Girl With A Pearl Earring Review

by Robin Clifford (robin AT reelingreviews DOT com)
November 18th, 2003

"Girl with a Pearl Earring"

First timer director Peter Webber, with veteran lenser Eduardo Serra, has created the most visually beautiful entry in the San Sebastian Film Festival with his fictional telling of the human interaction that led to Dutch art master Johannes Vermeer's most famous work, "Girl with a Pearl Earring."

This period piece, based on Tracy Chevalier's novel and set in Delft, Holland in 1665, tells of young Griet (Scarlett Johannson), hired as a maid into the household of the famous artist, Vermeer (Colin Firth). The girl, assigned to clean her employer's work area, shows an uncanny sense of light and color and Vermeer teaches her about his art. The artiste's mother-in-law recognizes the spark that Griet ignites in Johannes and she encourages the relationship in hope of increasing his meager output and, as such, the family's fortune. Vermeer's wife is not quite so taken with the idea.

The machinations of the patronage system, personified by the wicked Van Ruijven (Tom Wilkinson), dictate Vermeer's life and the sponsor manipulates things so that Griet is deigned to be the secret subject of the artist. What cost this imposes on Vermeer's wife, his children and, most of all, Griet, is what Webber and his team examine and present.

While "Girl with a Pearl Earring" is a solid first entry for its director it is, foremost, a film of stunning visual treatment. Eduardo Serra's lens uncannily duplicates the artistic work of Vermeer, making the film's many beautiful scenes take on the look and texture of paintings. Serra also succeeds in making Scarlett Johannson as beautiful as she ever could be - the young actress looks incredibly like the maid in the original work.
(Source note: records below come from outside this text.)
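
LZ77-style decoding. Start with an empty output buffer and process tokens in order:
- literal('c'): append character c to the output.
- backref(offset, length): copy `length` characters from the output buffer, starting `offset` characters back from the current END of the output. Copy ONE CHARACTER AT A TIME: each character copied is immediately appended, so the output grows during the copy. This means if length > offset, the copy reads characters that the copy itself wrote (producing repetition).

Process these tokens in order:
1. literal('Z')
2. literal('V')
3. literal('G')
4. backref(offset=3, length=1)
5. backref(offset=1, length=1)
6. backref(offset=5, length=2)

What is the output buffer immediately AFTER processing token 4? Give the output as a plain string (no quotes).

Answer: ZVGZ

Derivation:
Token 1: literal('Z'). Output: "Z"
Token 2: literal('V'). Output: "ZV"
Token 3: literal('G'). Output: "ZVG"
Token 4: backref(off=3, len=1). Copied 'Z' from pos 0. Output: "ZVGZ"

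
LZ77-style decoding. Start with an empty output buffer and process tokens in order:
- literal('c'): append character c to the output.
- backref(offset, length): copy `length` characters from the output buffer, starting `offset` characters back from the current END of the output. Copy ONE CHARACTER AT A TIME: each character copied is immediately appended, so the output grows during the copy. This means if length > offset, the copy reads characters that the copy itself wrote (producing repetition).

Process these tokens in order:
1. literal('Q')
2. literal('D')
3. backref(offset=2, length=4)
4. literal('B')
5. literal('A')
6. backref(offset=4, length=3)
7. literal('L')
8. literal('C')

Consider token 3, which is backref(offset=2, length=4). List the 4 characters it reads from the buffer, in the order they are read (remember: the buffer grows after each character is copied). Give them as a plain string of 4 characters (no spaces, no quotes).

Token 1: literal('Q'). Output: "Q"
Token 2: literal('D'). Output: "QD"
Token 3: backref(off=2, len=4). Buffer before: "QD" (len 2)
  byte 1: read out[0]='Q', append. Buffer now: "QDQ"
  byte 2: read out[1]='D', append. Buffer now: "QDQD"
  byte 3: read out[2]='Q', append. Buffer now: "QDQDQ"
  byte 4: read out[3]='D', append. Buffer now: "QDQDQD"

Answer: QDQD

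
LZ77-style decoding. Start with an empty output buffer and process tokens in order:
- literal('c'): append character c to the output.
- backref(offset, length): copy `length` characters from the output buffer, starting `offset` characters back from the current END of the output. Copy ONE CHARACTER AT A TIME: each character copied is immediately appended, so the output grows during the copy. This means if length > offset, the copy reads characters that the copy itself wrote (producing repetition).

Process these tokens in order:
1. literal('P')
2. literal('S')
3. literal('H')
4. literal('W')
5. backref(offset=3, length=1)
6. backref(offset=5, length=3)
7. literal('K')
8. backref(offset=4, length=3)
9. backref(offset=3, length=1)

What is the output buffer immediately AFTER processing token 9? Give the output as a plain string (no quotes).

Token 1: literal('P'). Output: "P"
Token 2: literal('S'). Output: "PS"
Token 3: literal('H'). Output: "PSH"
Token 4: literal('W'). Output: "PSHW"
Token 5: backref(off=3, len=1). Copied 'S' from pos 1. Output: "PSHWS"
Token 6: backref(off=5, len=3). Copied 'PSH' from pos 0. Output: "PSHWSPSH"
Token 7: literal('K'). Output: "PSHWSPSHK"
Token 8: backref(off=4, len=3). Copied 'PSH' from pos 5. Output: "PSHWSPSHKPSH"
Token 9: backref(off=3, len=1). Copied 'P' from pos 9. Output: "PSHWSPSHKPSHP"

Answer: PSHWSPSHKPSHP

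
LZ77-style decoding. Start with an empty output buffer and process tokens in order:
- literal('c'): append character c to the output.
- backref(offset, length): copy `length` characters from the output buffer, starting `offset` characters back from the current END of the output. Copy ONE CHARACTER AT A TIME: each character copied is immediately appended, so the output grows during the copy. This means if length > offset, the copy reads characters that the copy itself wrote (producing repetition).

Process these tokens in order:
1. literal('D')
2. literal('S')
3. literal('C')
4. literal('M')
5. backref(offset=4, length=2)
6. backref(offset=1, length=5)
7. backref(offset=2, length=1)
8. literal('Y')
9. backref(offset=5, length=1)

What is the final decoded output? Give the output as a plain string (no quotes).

Answer: DSCMDSSSSSSSYS

Derivation:
Token 1: literal('D'). Output: "D"
Token 2: literal('S'). Output: "DS"
Token 3: literal('C'). Output: "DSC"
Token 4: literal('M'). Output: "DSCM"
Token 5: backref(off=4, len=2). Copied 'DS' from pos 0. Output: "DSCMDS"
Token 6: backref(off=1, len=5) (overlapping!). Copied 'SSSSS' from pos 5. Output: "DSCMDSSSSSS"
Token 7: backref(off=2, len=1). Copied 'S' from pos 9. Output: "DSCMDSSSSSSS"
Token 8: literal('Y'). Output: "DSCMDSSSSSSSY"
Token 9: backref(off=5, len=1). Copied 'S' from pos 8. Output: "DSCMDSSSSSSSYS"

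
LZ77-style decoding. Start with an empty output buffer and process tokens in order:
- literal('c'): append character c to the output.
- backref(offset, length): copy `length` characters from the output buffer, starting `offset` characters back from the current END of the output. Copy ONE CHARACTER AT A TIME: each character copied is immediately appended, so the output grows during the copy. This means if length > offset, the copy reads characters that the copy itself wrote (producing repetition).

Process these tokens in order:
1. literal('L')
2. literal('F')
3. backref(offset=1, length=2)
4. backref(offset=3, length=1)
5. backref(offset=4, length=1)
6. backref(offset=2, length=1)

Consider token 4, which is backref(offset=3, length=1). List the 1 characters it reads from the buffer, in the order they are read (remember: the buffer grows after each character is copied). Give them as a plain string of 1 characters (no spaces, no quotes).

Token 1: literal('L'). Output: "L"
Token 2: literal('F'). Output: "LF"
Token 3: backref(off=1, len=2) (overlapping!). Copied 'FF' from pos 1. Output: "LFFF"
Token 4: backref(off=3, len=1). Buffer before: "LFFF" (len 4)
  byte 1: read out[1]='F', append. Buffer now: "LFFFF"

Answer: F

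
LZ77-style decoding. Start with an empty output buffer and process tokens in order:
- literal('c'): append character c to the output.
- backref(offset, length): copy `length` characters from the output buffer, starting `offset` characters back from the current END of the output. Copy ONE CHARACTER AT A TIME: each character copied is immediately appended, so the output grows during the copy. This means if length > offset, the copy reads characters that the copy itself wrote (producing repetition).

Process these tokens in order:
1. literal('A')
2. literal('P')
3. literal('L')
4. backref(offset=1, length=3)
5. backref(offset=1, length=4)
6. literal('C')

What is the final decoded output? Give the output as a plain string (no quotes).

Answer: APLLLLLLLLC

Derivation:
Token 1: literal('A'). Output: "A"
Token 2: literal('P'). Output: "AP"
Token 3: literal('L'). Output: "APL"
Token 4: backref(off=1, len=3) (overlapping!). Copied 'LLL' from pos 2. Output: "APLLLL"
Token 5: backref(off=1, len=4) (overlapping!). Copied 'LLLL' from pos 5. Output: "APLLLLLLLL"
Token 6: literal('C'). Output: "APLLLLLLLLC"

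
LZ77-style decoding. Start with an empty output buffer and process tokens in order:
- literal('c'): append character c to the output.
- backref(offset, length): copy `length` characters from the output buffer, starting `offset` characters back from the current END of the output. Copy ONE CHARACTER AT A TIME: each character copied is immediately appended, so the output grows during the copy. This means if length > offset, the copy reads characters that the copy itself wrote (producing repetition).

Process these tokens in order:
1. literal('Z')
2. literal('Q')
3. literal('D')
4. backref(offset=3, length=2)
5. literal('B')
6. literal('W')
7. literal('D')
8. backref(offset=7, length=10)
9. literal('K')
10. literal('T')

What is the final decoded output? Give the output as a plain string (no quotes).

Token 1: literal('Z'). Output: "Z"
Token 2: literal('Q'). Output: "ZQ"
Token 3: literal('D'). Output: "ZQD"
Token 4: backref(off=3, len=2). Copied 'ZQ' from pos 0. Output: "ZQDZQ"
Token 5: literal('B'). Output: "ZQDZQB"
Token 6: literal('W'). Output: "ZQDZQBW"
Token 7: literal('D'). Output: "ZQDZQBWD"
Token 8: backref(off=7, len=10) (overlapping!). Copied 'QDZQBWDQDZ' from pos 1. Output: "ZQDZQBWDQDZQBWDQDZ"
Token 9: literal('K'). Output: "ZQDZQBWDQDZQBWDQDZK"
Token 10: literal('T'). Output: "ZQDZQBWDQDZQBWDQDZKT"

Answer: ZQDZQBWDQDZQBWDQDZKT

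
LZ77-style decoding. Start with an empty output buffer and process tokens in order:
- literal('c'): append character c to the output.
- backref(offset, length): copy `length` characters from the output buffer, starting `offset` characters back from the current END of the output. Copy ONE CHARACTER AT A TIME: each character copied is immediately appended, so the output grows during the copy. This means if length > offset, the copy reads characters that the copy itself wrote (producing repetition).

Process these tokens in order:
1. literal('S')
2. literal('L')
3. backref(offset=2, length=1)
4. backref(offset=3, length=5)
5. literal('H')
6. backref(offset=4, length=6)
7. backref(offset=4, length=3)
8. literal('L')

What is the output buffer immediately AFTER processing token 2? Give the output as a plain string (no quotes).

Answer: SL

Derivation:
Token 1: literal('S'). Output: "S"
Token 2: literal('L'). Output: "SL"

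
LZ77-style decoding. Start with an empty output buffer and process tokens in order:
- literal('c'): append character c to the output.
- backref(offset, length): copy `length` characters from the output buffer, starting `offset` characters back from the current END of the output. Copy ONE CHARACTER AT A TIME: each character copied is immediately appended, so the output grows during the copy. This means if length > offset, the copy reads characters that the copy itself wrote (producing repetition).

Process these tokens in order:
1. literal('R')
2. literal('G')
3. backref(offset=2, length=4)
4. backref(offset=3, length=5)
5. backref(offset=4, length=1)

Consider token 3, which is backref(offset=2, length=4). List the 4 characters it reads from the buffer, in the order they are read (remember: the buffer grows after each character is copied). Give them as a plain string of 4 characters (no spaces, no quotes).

Token 1: literal('R'). Output: "R"
Token 2: literal('G'). Output: "RG"
Token 3: backref(off=2, len=4). Buffer before: "RG" (len 2)
  byte 1: read out[0]='R', append. Buffer now: "RGR"
  byte 2: read out[1]='G', append. Buffer now: "RGRG"
  byte 3: read out[2]='R', append. Buffer now: "RGRGR"
  byte 4: read out[3]='G', append. Buffer now: "RGRGRG"

Answer: RGRG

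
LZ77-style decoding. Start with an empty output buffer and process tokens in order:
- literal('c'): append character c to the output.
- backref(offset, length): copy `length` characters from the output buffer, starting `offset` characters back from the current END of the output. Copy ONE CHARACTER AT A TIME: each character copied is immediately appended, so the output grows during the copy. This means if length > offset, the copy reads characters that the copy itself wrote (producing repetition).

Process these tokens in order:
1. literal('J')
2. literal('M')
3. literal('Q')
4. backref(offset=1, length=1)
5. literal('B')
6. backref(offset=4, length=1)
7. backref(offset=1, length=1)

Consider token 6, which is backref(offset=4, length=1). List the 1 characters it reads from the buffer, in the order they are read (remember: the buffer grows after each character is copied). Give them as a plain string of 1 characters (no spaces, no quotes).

Token 1: literal('J'). Output: "J"
Token 2: literal('M'). Output: "JM"
Token 3: literal('Q'). Output: "JMQ"
Token 4: backref(off=1, len=1). Copied 'Q' from pos 2. Output: "JMQQ"
Token 5: literal('B'). Output: "JMQQB"
Token 6: backref(off=4, len=1). Buffer before: "JMQQB" (len 5)
  byte 1: read out[1]='M', append. Buffer now: "JMQQBM"

Answer: M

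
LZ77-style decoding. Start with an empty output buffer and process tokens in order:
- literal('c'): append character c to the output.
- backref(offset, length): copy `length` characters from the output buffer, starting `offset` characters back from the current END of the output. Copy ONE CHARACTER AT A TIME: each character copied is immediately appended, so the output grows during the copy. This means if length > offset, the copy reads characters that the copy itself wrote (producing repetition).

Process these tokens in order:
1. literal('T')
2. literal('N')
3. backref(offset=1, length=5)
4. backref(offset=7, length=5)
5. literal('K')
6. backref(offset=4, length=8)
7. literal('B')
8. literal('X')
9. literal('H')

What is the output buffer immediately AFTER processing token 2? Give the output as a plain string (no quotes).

Token 1: literal('T'). Output: "T"
Token 2: literal('N'). Output: "TN"

Answer: TN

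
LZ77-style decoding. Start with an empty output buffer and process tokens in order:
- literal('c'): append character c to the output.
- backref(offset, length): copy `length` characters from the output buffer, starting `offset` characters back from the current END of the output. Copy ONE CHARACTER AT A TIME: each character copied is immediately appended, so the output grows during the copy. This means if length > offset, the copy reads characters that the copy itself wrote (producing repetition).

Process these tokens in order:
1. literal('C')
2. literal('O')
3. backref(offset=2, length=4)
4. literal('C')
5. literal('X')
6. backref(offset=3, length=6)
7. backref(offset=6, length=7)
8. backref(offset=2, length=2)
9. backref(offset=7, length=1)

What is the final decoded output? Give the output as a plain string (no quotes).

Answer: COCOCOCXOCXOCXOCXOCXOXOX

Derivation:
Token 1: literal('C'). Output: "C"
Token 2: literal('O'). Output: "CO"
Token 3: backref(off=2, len=4) (overlapping!). Copied 'COCO' from pos 0. Output: "COCOCO"
Token 4: literal('C'). Output: "COCOCOC"
Token 5: literal('X'). Output: "COCOCOCX"
Token 6: backref(off=3, len=6) (overlapping!). Copied 'OCXOCX' from pos 5. Output: "COCOCOCXOCXOCX"
Token 7: backref(off=6, len=7) (overlapping!). Copied 'OCXOCXO' from pos 8. Output: "COCOCOCXOCXOCXOCXOCXO"
Token 8: backref(off=2, len=2). Copied 'XO' from pos 19. Output: "COCOCOCXOCXOCXOCXOCXOXO"
Token 9: backref(off=7, len=1). Copied 'X' from pos 16. Output: "COCOCOCXOCXOCXOCXOCXOXOX"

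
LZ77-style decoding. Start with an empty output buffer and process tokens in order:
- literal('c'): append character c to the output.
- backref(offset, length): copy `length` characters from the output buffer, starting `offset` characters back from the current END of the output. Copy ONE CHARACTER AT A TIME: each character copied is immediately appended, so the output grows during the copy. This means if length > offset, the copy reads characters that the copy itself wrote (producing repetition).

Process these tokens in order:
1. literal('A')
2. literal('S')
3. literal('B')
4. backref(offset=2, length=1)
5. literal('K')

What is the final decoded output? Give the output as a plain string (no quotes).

Token 1: literal('A'). Output: "A"
Token 2: literal('S'). Output: "AS"
Token 3: literal('B'). Output: "ASB"
Token 4: backref(off=2, len=1). Copied 'S' from pos 1. Output: "ASBS"
Token 5: literal('K'). Output: "ASBSK"

Answer: ASBSK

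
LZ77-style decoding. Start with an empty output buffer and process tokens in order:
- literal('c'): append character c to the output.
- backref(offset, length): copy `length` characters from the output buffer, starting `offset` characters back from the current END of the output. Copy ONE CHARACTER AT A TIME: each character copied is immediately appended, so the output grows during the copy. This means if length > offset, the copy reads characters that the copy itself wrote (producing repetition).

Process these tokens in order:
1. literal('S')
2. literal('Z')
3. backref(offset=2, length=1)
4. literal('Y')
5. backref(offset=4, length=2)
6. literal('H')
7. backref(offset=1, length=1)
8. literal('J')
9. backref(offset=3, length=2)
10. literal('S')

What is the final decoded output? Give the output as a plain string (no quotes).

Answer: SZSYSZHHJHHS

Derivation:
Token 1: literal('S'). Output: "S"
Token 2: literal('Z'). Output: "SZ"
Token 3: backref(off=2, len=1). Copied 'S' from pos 0. Output: "SZS"
Token 4: literal('Y'). Output: "SZSY"
Token 5: backref(off=4, len=2). Copied 'SZ' from pos 0. Output: "SZSYSZ"
Token 6: literal('H'). Output: "SZSYSZH"
Token 7: backref(off=1, len=1). Copied 'H' from pos 6. Output: "SZSYSZHH"
Token 8: literal('J'). Output: "SZSYSZHHJ"
Token 9: backref(off=3, len=2). Copied 'HH' from pos 6. Output: "SZSYSZHHJHH"
Token 10: literal('S'). Output: "SZSYSZHHJHHS"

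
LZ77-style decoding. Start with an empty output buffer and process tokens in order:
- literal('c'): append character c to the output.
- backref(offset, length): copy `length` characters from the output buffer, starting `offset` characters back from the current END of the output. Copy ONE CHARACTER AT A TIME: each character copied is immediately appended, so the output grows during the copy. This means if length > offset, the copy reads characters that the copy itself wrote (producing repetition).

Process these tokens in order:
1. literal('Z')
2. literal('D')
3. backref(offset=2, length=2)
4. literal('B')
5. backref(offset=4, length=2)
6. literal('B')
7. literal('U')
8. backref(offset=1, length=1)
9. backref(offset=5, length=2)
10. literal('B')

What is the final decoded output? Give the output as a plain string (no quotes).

Token 1: literal('Z'). Output: "Z"
Token 2: literal('D'). Output: "ZD"
Token 3: backref(off=2, len=2). Copied 'ZD' from pos 0. Output: "ZDZD"
Token 4: literal('B'). Output: "ZDZDB"
Token 5: backref(off=4, len=2). Copied 'DZ' from pos 1. Output: "ZDZDBDZ"
Token 6: literal('B'). Output: "ZDZDBDZB"
Token 7: literal('U'). Output: "ZDZDBDZBU"
Token 8: backref(off=1, len=1). Copied 'U' from pos 8. Output: "ZDZDBDZBUU"
Token 9: backref(off=5, len=2). Copied 'DZ' from pos 5. Output: "ZDZDBDZBUUDZ"
Token 10: literal('B'). Output: "ZDZDBDZBUUDZB"

Answer: ZDZDBDZBUUDZB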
"Girl" is a satisfying film, with Olivia Hetreed adapting the fictional work by Tracy Chevalier, and benefits from its realistic feeling production design. The talented cast do a fine job in imbuing dimension to their characters with only Wilkinson and Cillian Murphy, as the butcher boy and Griet's love interest, feeling false in their roles.

It is not often that you see a film that has the look of a moving painting. The beautifully rendered "Girl with a Pearl Earring" is such a film and I give it an A-.